The time to find out if your VHF radio is working is before you leave the dock. In the absence of a pro, you can perform a health check on the radio to confirm that it’s fit for sea duty. Here are some simple tips.
There are two types of tests that should be performed, an installation check and an operational check. Both can be done in minutes. A professional installation check is suggested once a year, preferably at the beginning of the boating season.
Check for any voltage drop, which can rob your radio of performance. Measure the voltage at the terminals where the VHF connects to the 12-volt system near the helm, while a helper keys the transmit button on the microphone to load the circuit. The closer the reading is to 12 volts, the better — it may even be a few 10ths higher; any reading below nine volts requires servicing the circuit. (A voltmeter can be purchased for as little as $20 at Radio Shack and is simple to use).
Look for any cracks, which can lead to water intrusion, appearing along the antenna’s length. Identify and correct any sharp bends or crushed sections of the antenna cable, since these can reduce transmission power. The antenna connector at the back of the radio is a frequent cause of radio failure. Confirm that it is free from corrosion and without tension from a tightly stretched antenna cable.
If you can get on the air to radiocheck with another boat or base station at a reasonable distance away (not from a nearby boat on the same dock), you can rest assured the VHF is ready for duty. But if no one is available for a live radio check, you need to check the radio’s three key operating functions: transmission, modulation and reception.
One trick to see if your radio is transmitting is to keep an eye on the ammeter function of your test meter. If your boat is equipped with an ammeter, you can use that too, though most boats aren’t equipped with this helpful gauge. In the receive mode, your radio should read around one amp of current. When you transmit on high power, the ammeter should kick up to about five or more amps. This is a fair indication that the radio is transmitting at full power.

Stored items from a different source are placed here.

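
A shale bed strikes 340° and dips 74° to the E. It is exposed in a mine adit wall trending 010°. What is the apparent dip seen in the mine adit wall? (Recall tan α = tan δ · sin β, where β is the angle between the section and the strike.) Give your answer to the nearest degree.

60°

The strike is 340° and the section trends 010°; the acute angle between them is β = 30°.
tan α = tan 74° × sin 30° = 3.4874 × 0.5000 = 1.7437
α = arctan(1.7437) = 60.17°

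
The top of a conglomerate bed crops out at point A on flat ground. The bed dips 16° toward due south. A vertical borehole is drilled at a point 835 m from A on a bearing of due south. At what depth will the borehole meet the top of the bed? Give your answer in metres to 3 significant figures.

The hole is directly down-dip from the outcrop, so the down-dip offset is 835 m.
Depth = down-dip offset × tan(dip) = 835.00 × tan 16° = 835.00 × 0.2867
Depth = 239.43 m

239 m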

Confirm your radio’s “hearing ability” by tuning to a 24-hour weather broadcast station that is 25 or more miles away. Reception indicates your receiver is probably OK. Alternatively, tune to a local weather channel, remove the antenna cable from the radio and touch the tip of a narrow screwdriver blade or car key to the center conductor of the radio’s antenna connector. If you can hear a local weather station with such a tiny antenna, the radio should be receiving properly. Warning: Do not key the mike while the antenna is disconnected or you’ll fry your set.

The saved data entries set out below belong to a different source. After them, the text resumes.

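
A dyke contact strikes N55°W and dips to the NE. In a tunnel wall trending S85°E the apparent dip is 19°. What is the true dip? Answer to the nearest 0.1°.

β = acute angle between strike N55°W and section S85°E = 30°.
tan δ = tan α / sin β = tan 19° / sin 30° = 0.3443 / 0.5000 = 0.6887
true dip = arctan 0.6887 = 34.55°

34.6°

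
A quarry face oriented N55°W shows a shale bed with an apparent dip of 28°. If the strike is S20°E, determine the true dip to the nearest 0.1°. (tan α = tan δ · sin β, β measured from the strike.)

42.8°

β = acute angle between strike S20°E and section N55°W = 35°.
tan δ = tan α / sin β = tan 28° / sin 35° = 0.5317 / 0.5736 = 0.9270
true dip = arctan 0.9270 = 42.83°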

You may be transmitting 25 watts of power, but if your voice doesn’t “modulate,” or vary the radio’s signal, no one will hear your message. A quick test is to switch to one watt, or low power, and monitor yourself on a handheld. You may have to turn the volume down or have someone take the portable VHF down the dock to prevent “squealing” due to signal overload. If your voice is understood, the radio is modulating OK.
Handy Radio Check Meter
One of my favorite means to test a VHF is Shakespeare’s ART-3 radio/antenna tester ($125). It’s palm-size and can easily be connected between a VHF and antenna as a kind of “stethoscope” to monitor and indicate the radio’s power output and the efficiency of the antenna and to evaluate reception as well. The ART-3 will give you a radio check every time you use the radio!
If the radio starts to have problems when you’re away from the dock, here are a couple of curative tips you can use to help remedy the situation.

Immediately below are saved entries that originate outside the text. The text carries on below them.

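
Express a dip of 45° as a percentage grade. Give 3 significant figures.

grade % = 100 × tan 45° = 100 × 1.0000

100%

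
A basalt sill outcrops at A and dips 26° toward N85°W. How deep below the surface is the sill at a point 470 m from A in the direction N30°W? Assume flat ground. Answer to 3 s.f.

The hole lies 55° from the dip direction, so the down-dip offset is 470 × cos 55° = 269.58 m.
Depth = down-dip offset × tan(dip) = 269.58 × tan 26° = 269.58 × 0.4877
Depth = 131.48 m

131 m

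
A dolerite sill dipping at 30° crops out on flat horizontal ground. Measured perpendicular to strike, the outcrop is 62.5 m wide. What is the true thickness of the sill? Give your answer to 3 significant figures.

31.2 m

True thickness t = w · sin(dip) = 62.5 × sin 30°
t = 62.5 × 0.5000 = 31.250 m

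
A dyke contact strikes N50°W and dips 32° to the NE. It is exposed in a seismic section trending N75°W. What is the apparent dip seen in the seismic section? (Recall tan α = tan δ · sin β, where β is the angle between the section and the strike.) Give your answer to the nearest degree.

The section lies 25° from the strike.
tan α = tan 32° × sin 25° = 0.6249 × 0.4226 = 0.2641
α = arctan(0.2641) = 14.79°

15°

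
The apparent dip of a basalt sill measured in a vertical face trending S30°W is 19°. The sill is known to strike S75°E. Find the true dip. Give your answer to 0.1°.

19.6°

β = acute angle between strike S75°E and section S30°W = 75°.
tan δ = tan α / sin β = tan 19° / sin 75° = 0.3443 / 0.9659 = 0.3565
true dip = arctan 0.3565 = 19.62°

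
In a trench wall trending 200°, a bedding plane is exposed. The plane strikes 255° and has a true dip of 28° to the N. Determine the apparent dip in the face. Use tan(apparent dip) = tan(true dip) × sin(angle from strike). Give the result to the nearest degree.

Angle between strike (255°) and section (200°): β = 55°.
tan α = tan 28° × sin 55° = 0.5317 × 0.8192 = 0.4356
apparent dip = arctan 0.4356 = 23.54°

24°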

Bad-Mike Fix: If the radio doesn’t transmit or you get reports from nearby boaters that they can’t hear you or that you are cutting in and out, the microphone cable may be at fault. While listening on a handheld VHF, stretch and manipulate the mike cable to see if you can pinpoint an intermittent wire in the cable. If found, twist or fold the cable to find a position where the microphone will work and then wrap electrical tape or a zip tie around the cable to maintain that position.
Antenna and Cable Cure: If you can make contact only with nearby boats, you may have an antenna or cable problem. Keep a backup antenna stowed on board as insurance. A short sailboat antenna will do with an appropriate length of coaxial cable. You can temporarily secure the antenna to a side rail with tape or an antenna rail mount to get you operational.
Voltage Recovery: Radio failure due to loss of voltage is common. Know where the in-line fuse is located and keep spare fuses handy. Loose connections and corrosion can cause radio failure. Cleaning and tightening the radio’s power cable connections can often restore normal operation.